PoemTown Randolph organizers are excited to announce the seventh annual celebration of poetry in Randolph throughout the month of April, National Poetry month. They are seeking submissions from Vermont poets as the centerpiece of the month-long event.
Originally inspired by Montpelier’s PoemCity, the organizers of PoemTown Randolph 2020 once again plan similar public opportunities for Vermont poets to share their work. Throughout the month of April, posters of selected poems will be displayed in the main windows and doors of businesses, churches, and organizations, and along forest paths in Randolph.
Organizers are currently soliciting original poetry submissions from poets of all ages residing anywhere in Vermont. This year, as we move into a new decade on our planet, poets are encouraged, though it is not mandatory, to submit poems that consider our climate emergency.
No more than three poems should be submitted, each of them 24 lines or less. The deadline for submission is February 1.
Poets should send 1-3 original poems as MS Word or rtf attachments to email@example.com. In the text of an email, included must be the poet’s contact information (name, mailing address, email address and telephone number). Then each poem should be attached separately with the title of the poem as the document name and no identifying information other than the poem’s title on each document. Poets are asked to not submit any work that has been previously displayed in any PoemTown or PoemCity celebrations, and also to not submit any poems that have previously appeared in print anywhere else.
For poets without access to email, please contact Janet Watton at 802-728-9402 to clarify an alternate submission process.
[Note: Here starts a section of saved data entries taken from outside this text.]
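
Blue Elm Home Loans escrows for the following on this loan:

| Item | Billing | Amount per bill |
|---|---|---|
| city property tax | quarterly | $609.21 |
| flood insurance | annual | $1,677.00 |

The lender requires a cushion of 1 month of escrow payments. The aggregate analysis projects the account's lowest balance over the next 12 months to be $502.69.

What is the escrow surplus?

$159.87

City property tax — $609.21 × 4 = $2,436.84 annually
Flood insurance — $1,677.00 annually
Annual escrow total = $4,113.84
Monthly escrow = $4,113.84 ÷ 12 = $342.82
Required reserve = 1 × $342.82 = $342.82
Surplus = $502.69 − $342.82 = $159.87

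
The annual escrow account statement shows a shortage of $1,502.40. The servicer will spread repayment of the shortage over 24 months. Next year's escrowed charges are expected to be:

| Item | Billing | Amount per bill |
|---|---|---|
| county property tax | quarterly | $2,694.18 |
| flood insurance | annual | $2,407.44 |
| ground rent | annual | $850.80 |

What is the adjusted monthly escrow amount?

$1,232.18

County property tax: $2,694.18 × 4 = $10,776.72 annually
Flood insurance: $2,407.44 annually
Ground rent: $850.80 annually
Annual escrow total = $14,034.96
Per month = $14,034.96 / 12 = $1,169.58
Shortage per month = $1,502.40 ÷ 24 = $62.60
Adjusted monthly = $1,169.58 + $62.60 = $1,232.18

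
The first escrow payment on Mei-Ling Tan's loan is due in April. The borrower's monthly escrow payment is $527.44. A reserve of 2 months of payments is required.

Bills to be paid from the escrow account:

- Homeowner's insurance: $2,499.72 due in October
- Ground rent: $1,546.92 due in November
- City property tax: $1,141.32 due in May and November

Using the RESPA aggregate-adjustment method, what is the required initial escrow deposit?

$3,164.64

Cushion = 2 × $527.44 = $1,054.88
Trial balance (start $0, +$527.44 each month, − disbursements):
  Apr: +$527.44 → $527.44
  May: +$527.44 − $1,141.32 → -$86.44
  Jun: +$527.44 → $441.00
  Jul: +$527.44 → $968.44
  Aug: +$527.44 → $1,495.88
  Sep: +$527.44 → $2,023.32
  Oct: +$527.44 − $2,499.72 → $51.04
  Nov: +$527.44 − $2,688.24 → -$2,109.76
  Dec: +$527.44 → -$1,582.32
  Jan: +$527.44 → -$1,054.88
  Feb: +$527.44 → -$527.44
  Mar: +$527.44 → $0.00
Lowest trial balance = -$2,109.76 (Nov)
Initial deposit = cushion − low point = $1,054.88 − (-$2,109.76) = $3,164.64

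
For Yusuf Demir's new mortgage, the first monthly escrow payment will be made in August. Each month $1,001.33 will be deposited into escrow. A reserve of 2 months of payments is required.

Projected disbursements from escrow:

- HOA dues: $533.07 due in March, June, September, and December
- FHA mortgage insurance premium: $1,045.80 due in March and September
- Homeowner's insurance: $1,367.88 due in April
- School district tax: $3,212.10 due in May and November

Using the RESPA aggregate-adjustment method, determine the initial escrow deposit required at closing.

$3,472.25

Cushion = 2 × $1,001.33 = $2,002.66
Trial balance (start $0, +$1,001.33 each month, − disbursements):
  Aug: +$1,001.33 → $1,001.33
  Sep: +$1,001.33 − $1,578.87 → $423.79
  Oct: +$1,001.33 → $1,425.12
  Nov: +$1,001.33 − $3,212.10 → -$785.65
  Dec: +$1,001.33 − $533.07 → -$317.39
  Jan: +$1,001.33 → $683.94
  Feb: +$1,001.33 → $1,685.27
  Mar: +$1,001.33 − $1,578.87 → $1,107.73
  Apr: +$1,001.33 − $1,367.88 → $741.18
  May: +$1,001.33 − $3,212.10 → -$1,469.59
  Jun: +$1,001.33 − $533.07 → -$1,001.33
  Jul: +$1,001.33 → $0.00
Lowest trial balance = -$1,469.59 (May)
Initial deposit = cushion − low point = $2,002.66 − (-$1,469.59) = $3,472.25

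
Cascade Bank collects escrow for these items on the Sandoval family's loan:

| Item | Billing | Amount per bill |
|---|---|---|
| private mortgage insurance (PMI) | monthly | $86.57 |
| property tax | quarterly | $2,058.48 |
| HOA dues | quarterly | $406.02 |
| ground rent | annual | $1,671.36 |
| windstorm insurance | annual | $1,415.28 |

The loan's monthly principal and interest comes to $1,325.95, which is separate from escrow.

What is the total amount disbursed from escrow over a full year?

$13,983.48

Private mortgage insurance (PMI): $86.57 × 12 = $1,038.84 annually
Property tax: $2,058.48 × 4 = $8,233.92 annually
HOA dues: $406.02 × 4 = $1,624.08 annually
Ground rent: $1,671.36 annually
Windstorm insurance: $1,415.28 annually
Yearly total = $1,038.84 + $8,233.92 + $1,624.08 + $1,671.36 + $1,415.28 = $13,983.48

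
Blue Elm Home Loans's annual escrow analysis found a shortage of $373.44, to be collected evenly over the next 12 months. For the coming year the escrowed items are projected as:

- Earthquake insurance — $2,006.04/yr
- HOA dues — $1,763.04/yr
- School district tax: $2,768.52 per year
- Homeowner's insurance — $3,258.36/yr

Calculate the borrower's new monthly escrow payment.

$847.45

Earthquake insurance: $2,006.04 per year
HOA dues: $1,763.04 per year
School district tax: $2,768.52 per year
Homeowner's insurance: $3,258.36 per year
Yearly total = $2,006.04 + $1,763.04 + $2,768.52 + $3,258.36 = $9,795.96
Monthly escrow = $9,795.96 ÷ 12 = $816.33
Shortage spread = $373.44 ÷ 12 = $31.12/mo
Adjusted monthly = $816.33 + $31.12 = $847.45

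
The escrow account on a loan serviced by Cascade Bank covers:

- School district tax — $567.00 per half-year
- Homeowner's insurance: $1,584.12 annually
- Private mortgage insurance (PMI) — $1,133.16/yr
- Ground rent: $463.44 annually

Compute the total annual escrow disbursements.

$4,314.72

School district tax = $567.00 × 2 = $1,134.00 per year
Homeowner's insurance = $1,584.12 per year
Private mortgage insurance (PMI) = $1,133.16 per year
Ground rent = $463.44 per year
Annual escrow total = $1,134.00 + $1,584.12 + $1,133.16 + $463.44 = $4,314.72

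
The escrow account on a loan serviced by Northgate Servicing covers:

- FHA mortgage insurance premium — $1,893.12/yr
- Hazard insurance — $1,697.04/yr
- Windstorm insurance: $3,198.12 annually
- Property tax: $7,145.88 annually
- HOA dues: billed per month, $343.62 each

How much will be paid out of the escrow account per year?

$18,057.60

FHA mortgage insurance premium = $1,893.12
Hazard insurance = $1,697.04
Windstorm insurance = $3,198.12
Property tax = $7,145.88
HOA dues = $343.62 × 12 = $4,123.44
Yearly total = $18,057.60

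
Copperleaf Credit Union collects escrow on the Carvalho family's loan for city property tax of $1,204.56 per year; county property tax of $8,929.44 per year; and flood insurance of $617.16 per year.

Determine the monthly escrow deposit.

City property tax = $1,204.56
County property tax = $8,929.44
Flood insurance = $617.16
Yearly total = $1,204.56 + $8,929.44 + $617.16 = $10,751.16
Per month = $10,751.16 / 12 = $895.93

$895.93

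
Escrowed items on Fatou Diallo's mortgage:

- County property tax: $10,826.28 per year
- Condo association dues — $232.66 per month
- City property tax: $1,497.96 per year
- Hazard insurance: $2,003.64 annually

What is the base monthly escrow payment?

$1,426.65

County property tax — $10,826.28 per year
Condo association dues — $232.66 × 12 = $2,791.92 per year
City property tax — $1,497.96 per year
Hazard insurance — $2,003.64 per year
Yearly total = $10,826.28 + $2,791.92 + $1,497.96 + $2,003.64 = $17,119.80
Monthly = $17,119.80 ÷ 12 = $1,426.65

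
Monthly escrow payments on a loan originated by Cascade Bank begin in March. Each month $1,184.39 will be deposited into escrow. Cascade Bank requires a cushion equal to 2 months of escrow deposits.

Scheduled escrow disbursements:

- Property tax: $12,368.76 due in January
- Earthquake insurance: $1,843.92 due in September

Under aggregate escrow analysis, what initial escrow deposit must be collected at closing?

$3,553.17

Cushion = 2 × $1,184.39 = $2,368.78
Trial balance (start $0, +$1,184.39 each month, − disbursements):
  Mar: +$1,184.39 → $1,184.39
  Apr: +$1,184.39 → $2,368.78
  May: +$1,184.39 → $3,553.17
  Jun: +$1,184.39 → $4,737.56
  Jul: +$1,184.39 → $5,921.95
  Aug: +$1,184.39 → $7,106.34
  Sep: +$1,184.39 − $1,843.92 → $6,446.81
  Oct: +$1,184.39 → $7,631.20
  Nov: +$1,184.39 → $8,815.59
  Dec: +$1,184.39 → $9,999.98
  Jan: +$1,184.39 − $12,368.76 → -$1,184.39
  Feb: +$1,184.39 → $0.00
Lowest trial balance = -$1,184.39 (Jan)
Initial deposit = cushion − low point = $2,368.78 − (-$1,184.39) = $3,553.17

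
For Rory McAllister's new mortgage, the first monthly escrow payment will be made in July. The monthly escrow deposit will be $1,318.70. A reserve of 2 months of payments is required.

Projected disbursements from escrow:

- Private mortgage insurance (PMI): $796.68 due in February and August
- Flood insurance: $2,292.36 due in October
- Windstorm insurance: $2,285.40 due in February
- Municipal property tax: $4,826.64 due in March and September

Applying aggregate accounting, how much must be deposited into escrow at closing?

Cushion = 2 × $1,318.70 = $2,637.40
Trial balance (start $0, +$1,318.70 each month, − disbursements):
  Jul: +$1,318.70 → $1,318.70
  Aug: +$1,318.70 − $796.68 → $1,840.72
  Sep: +$1,318.70 − $4,826.64 → -$1,667.22
  Oct: +$1,318.70 − $2,292.36 → -$2,640.88
  Nov: +$1,318.70 → -$1,322.18
  Dec: +$1,318.70 → -$3.48
  Jan: +$1,318.70 → $1,315.22
  Feb: +$1,318.70 − $3,082.08 → -$448.16
  Mar: +$1,318.70 − $4,826.64 → -$3,956.10
  Apr: +$1,318.70 → -$2,637.40
  May: +$1,318.70 → -$1,318.70
  Jun: +$1,318.70 → $0.00
Lowest trial balance = -$3,956.10 (Mar)
Initial deposit = cushion − low point = $2,637.40 − (-$3,956.10) = $6,593.50

$6,593.50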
By sending work to PoemTown 2020, poets agree that PoemTown may use any poem in display, in promotional materials, and in associated online, print and other media. Poets will be credited for their work in all places their poems appear.
PoemTown organizers are planning special poetry events throughout April, including dinner with poet Elizabeth Powell at the Black Krim, an open mic night, an evening featuring local published poets, a performance of climate-focused poetry, a workshop, “Poetry in Protest,” and the popular evening of readings by farmer poets at the sugarhouse of Silloway Maple in Randolph Center.